The above-mentioned categories are the most well known to anyone living outside of Texas. But another category in Texas is Chicken-Fried Steak. This draws as much passion out of a Texan as Barbeque, Chili, and a favorite Tex-Mex restaurant. I believe I have never met a Texan without a preferred chicken-fried steak recipe, or at least a favorite restaurant where it can be found for breakfast, lunch, and dinner.
The one category that is not a category (although I am now declaring it to be one) is Catfish. When one thinks of the different foods in Texas (doesn’t everyone?), one tends to overlook catfish, but maybe that’s because catfish is so common that it is taken for granted.
I cannot remember a time growing up in the big state when there was a catfish shortage. When I fished, I fished for bass and crappie, but I brought home as much catfish as all other fish combined. We had regular fish frys at my grandparent’s lake home and catfish was the most common fish we ate. But it wasn’t limited to fish frys.
At home a fish dinner routinely consisted of catfish. At the local cafeteria where I ate lunch about once a week when I was in town, I always had the catfish. Several of the breakfast diners I frequented served catfish and eggs. A good friend made catfish chili occasionally. And I made a great Catfish Vera Cruz. Looking back at the 26 years I lived in Texas, I can’t remember a single time without catfish available.
I recently read that Texas is responsible for about 50 percent of the nation’s entire catfish consumption. While I find this to be a Texas tall tale, I do believe the amount of catfish Texans eat is quite high. I’ve traveled throughout the south, and honestly, Texas has nothing on Mississippi, Louisiana, Alabama, or Georgia when it comes to catfish, but my opinion is that Texas is not far behind on catfish eating. Anyway, I believe that in Texas catfish is a category of its own.
Texas Fried Catfish Taco
1 ½ cups yellow cornmeal½ cup all purpose flour
2 teaspoons Kosher salt, plus additional
1 teaspoon cayenne pepper, plus additional
1 teaspoon smoked paprika, plus additional
1 teaspoon onion powder
8 catfish filets
Canola oil for frying
Jalapeno Chipotle Tarter Sauce, recipe follows
Hot pickled carrots
Corn tortillas, warmed
Lemon or lime wedges (grapefruit wedges?)
Pour about 1 1/2 to 2-inches of oil into a heavy (cast iron) skillet and heat to 360F. In a wide bowl, mix cornmeal and flour with 2 teaspoons salt, 1 teaspoon cayenne, 1 teaspoon smoked paprika, and onion powder and set aside. Rinse fish and pat off excess water with paper towels. Lay filets out on a platter and season both sides with salt, cayenne, and paprika, patting the seasoning into the fish. Cut filets into 2-inch strips. Dredge in cornmeal mixture. Carefully drop fish into hot oil being careful not to overcrowd and cook until fish comes to the surface and is golden brown (about 7 to 8 minutes).

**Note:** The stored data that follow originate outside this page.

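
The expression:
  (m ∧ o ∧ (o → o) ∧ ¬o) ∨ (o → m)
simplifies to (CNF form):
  m ∨ ¬o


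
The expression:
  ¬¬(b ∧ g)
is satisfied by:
  {b: True, g: True}


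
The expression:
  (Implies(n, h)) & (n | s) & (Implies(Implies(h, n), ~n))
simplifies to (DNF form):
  s & ~n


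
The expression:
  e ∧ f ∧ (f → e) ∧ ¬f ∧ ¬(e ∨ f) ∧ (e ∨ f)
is never true.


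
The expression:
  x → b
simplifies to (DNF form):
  b ∨ ¬x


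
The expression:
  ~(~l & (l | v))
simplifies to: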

Serve with Jalapeno Chipotle Tarter Sauce, shredded cabbage, hot pickled carrots, corn tortillas, and lemon or lime wedges (or maybe grapefruit).
Jalapeno Chipotle Tarter Sauce
Makes about 1 cup.
1 cup mayonnaise (homemade is good)1 tablespoon chopped green onions
1 tablespoon finely chopped shallots
1 finely chopped jalapeño pepper
1 minced chipotle chile in adobo
½ teaspoon adobo sauce
1 teaspoon lemon juice
¼ teaspoon kosher salt
¼ teaspoon cayenne pepper
Mix all ingredients together in a small bowl and refrigerate until ready to use. (This is quite warm on the tongue. For a milder sauce, just reduce the amount of jalapeno and chipotle.)
I know, it sounds more like a Baja-style fish taco, but I grew up eating fried catfish wrapped in a soft corn tortilla and topped with cole slaw, salsa, and shredded cheese. I first encountered this approach to catfish in Eagle Pass, Texas about 1970 or 1971. Just maybe the Baja-style fish taco is a knock-off of the Texas Fried Catfish Taco.